Poder-se-á então pensar que a única luz que vemos é emprestada lá de fora. Cá dentro, apenas escuridão. Mas, menosprezando aquilo que conseguimos ver com a mente, nunca nos apercebemos de que há uma luz cá dentro que se acende se a soubermos acender. É ao procurar o interruptor que muitas vezes nos perdemos e desistimos. Afinal, sempre temos a luz que vem de fora e que nos permite navegar à vista. E os espelhos, que nos devolvem a imagem própria completa, dos pés à cabeça, sem necessidade de esforço intelectual e espiritual. É uma imagem preguiçosa, se assim se quiser dizer, porque não houve qualquer esforço para a sua obtenção. Bastou-nos olhar o espelho e confiar cegamente no que ele nos mostrou.
Confiamos mais nesse espelho do que nas palavras de quem nos ama. Confiamos mais nas lentes das câmaras com que tiramos auto-retratos do que naquilo que sentimos ser cá bem no íntimo.
Por isso é que não conseguimos chegar ao interruptor e acender a luz aqui dentro. Por que não cremos em nós enquanto não nos virmos por fora. Até que sejamos confrontados com o nosso reflexo, não existimos para nós. Parece física quântica, mas é apenas um engano.
Será sempre equivocada a imagem que se constrói a partir de um reflexo. Basta pensar no mito da caverna, de Platão.

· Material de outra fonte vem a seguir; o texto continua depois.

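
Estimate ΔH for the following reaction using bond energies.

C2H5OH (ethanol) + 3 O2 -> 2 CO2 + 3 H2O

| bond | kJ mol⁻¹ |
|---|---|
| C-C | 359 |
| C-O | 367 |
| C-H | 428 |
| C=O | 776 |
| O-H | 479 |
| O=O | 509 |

ΔH ≈ −1106 kJ

Bonds broken (reactants):
  C-C: 1 × 359 = 359
  C-H: 5 × 428 = 2140
  C-O: 1 × 367 = 367
  O-H: 1 × 479 = 479
  O=O: 3 × 509 = 1527
  Σ(broken) = 4872 kJ
Bonds formed (products):
  C=O: 4 × 776 = 3104
  O-H: 6 × 479 = 2874
  Σ(formed) = 5978 kJ
ΔH = Σ(broken) − Σ(formed) = 4872 − 5978 = −1106 kJ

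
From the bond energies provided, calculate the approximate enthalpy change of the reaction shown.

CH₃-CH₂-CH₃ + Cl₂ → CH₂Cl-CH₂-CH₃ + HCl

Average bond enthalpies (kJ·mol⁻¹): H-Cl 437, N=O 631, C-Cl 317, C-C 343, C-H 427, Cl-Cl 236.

Bonds broken (reactants):
  C-C: 2 × 343 = 686
  C-H: 8 × 427 = 3416
  Cl-Cl: 1 × 236 = 236
  Σ(broken) = 4338 kJ
Bonds formed (products):
  C-C: 2 × 343 = 686
  C-Cl: 1 × 317 = 317
  C-H: 7 × 427 = 2989
  H-Cl: 1 × 437 = 437
  Σ(formed) = 4429 kJ
ΔH = Σ(broken) − Σ(formed) = 4338 − 4429 = −91 kJ

ΔH ≈ −91 kJ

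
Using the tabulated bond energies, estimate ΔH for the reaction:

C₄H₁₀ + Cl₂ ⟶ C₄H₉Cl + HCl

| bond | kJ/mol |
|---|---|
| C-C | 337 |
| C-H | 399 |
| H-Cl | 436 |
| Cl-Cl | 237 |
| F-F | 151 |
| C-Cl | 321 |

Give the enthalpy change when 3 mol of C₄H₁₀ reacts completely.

ΔH = −363 kJ

Bonds broken (reactants):
  C-C: 3 × 337 = 1011
  C-H: 10 × 399 = 3990
  Cl-Cl: 1 × 237 = 237
  Σ(broken) = 5238 kJ
Bonds formed (products):
  C-C: 3 × 337 = 1011
  C-Cl: 1 × 321 = 321
  C-H: 9 × 399 = 3591
  H-Cl: 1 × 436 = 436
  Σ(formed) = 5359 kJ
ΔH = Σ(broken) − Σ(formed) = 5238 − 5359 = −121 kJ
For 3× the reaction as written: 3 × (−121) = −363 kJ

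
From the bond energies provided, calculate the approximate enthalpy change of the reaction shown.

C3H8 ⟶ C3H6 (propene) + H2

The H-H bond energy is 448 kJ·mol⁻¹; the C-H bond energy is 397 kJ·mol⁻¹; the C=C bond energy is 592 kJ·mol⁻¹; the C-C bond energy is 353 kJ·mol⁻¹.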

Se acharmos que vemos a verdade ao ver os vultos iluminados pela fogueira, cujos corpos nunca conseguimos encarar por incapacidade física, então vivemos enganados. Nunca chegaremos à verdade enquanto ficarmos especados a olhar para a parede da caverna e para as silhuetas pintadas pelas labaredas.

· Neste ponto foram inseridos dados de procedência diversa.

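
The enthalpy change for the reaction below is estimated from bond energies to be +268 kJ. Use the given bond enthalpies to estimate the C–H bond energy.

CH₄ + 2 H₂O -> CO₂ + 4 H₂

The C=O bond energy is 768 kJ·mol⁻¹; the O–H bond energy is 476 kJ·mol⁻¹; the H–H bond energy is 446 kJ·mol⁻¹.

Let D be the C–H bond energy.
Σ(broken) = 4×D + 4×476 = 1904 + 4D
Σ(formed) = 2×768 + 4×446 = 3320
ΔH = Σ(broken) − Σ(formed) = (1904 + 4D) − (3320) = −1416 + 4D
Setting this equal to +268 kJ gives 4D = 1684, so D = 421 kJ/mol.

D(C–H) ≈ 421 kJ/mol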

Se o nosso destino é nunca conseguir ver a verdade, porque não tentamos senti-la? O escuro não esconde apenas monstros e filmes de terror. Também pode esconder um certo tipo de luz que podemos não ver, mas que sentimos. É esquisito o conceito, pois sim. Uma luz que não se vê, mas que se sente, quase parece sinestesia. Ou poesia, se se preferir.

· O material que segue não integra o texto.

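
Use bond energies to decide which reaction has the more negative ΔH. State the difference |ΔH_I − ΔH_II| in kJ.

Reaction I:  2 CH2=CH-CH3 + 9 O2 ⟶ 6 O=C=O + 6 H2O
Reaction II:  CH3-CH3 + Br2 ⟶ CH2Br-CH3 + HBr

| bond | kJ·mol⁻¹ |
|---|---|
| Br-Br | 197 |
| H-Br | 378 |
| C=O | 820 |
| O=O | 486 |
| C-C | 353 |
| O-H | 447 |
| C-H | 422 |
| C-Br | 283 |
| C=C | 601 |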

O mundo não está para poetas, já se sabe. Vai daí que os reflexos nos guiem mais do que a substância. O que é estranho, se se pensar que nem com os nossos reflexos temos uma convivência salutar. Pelo contrário. De tanto nos vermos, acabamos por perceber cada imperfeição. Já se sabe que não há nada que nos desagrade mais do que sermos confrontados com a nossa própria imperfeição. Pois, então, assim andamos, infelizes por nos vermos imperfeitos e perseguindo a perfeição estética, em vez da ética. Talvez não possamos compreender que, ao fugir da imperfeição, nunca alcançaremos a única verdade possível: a que está cá dentro.
Talvez não possamos compreender que, ao fugir da imperfeição, nunca alcançaremos a única verdade possível: a que está cá dentro.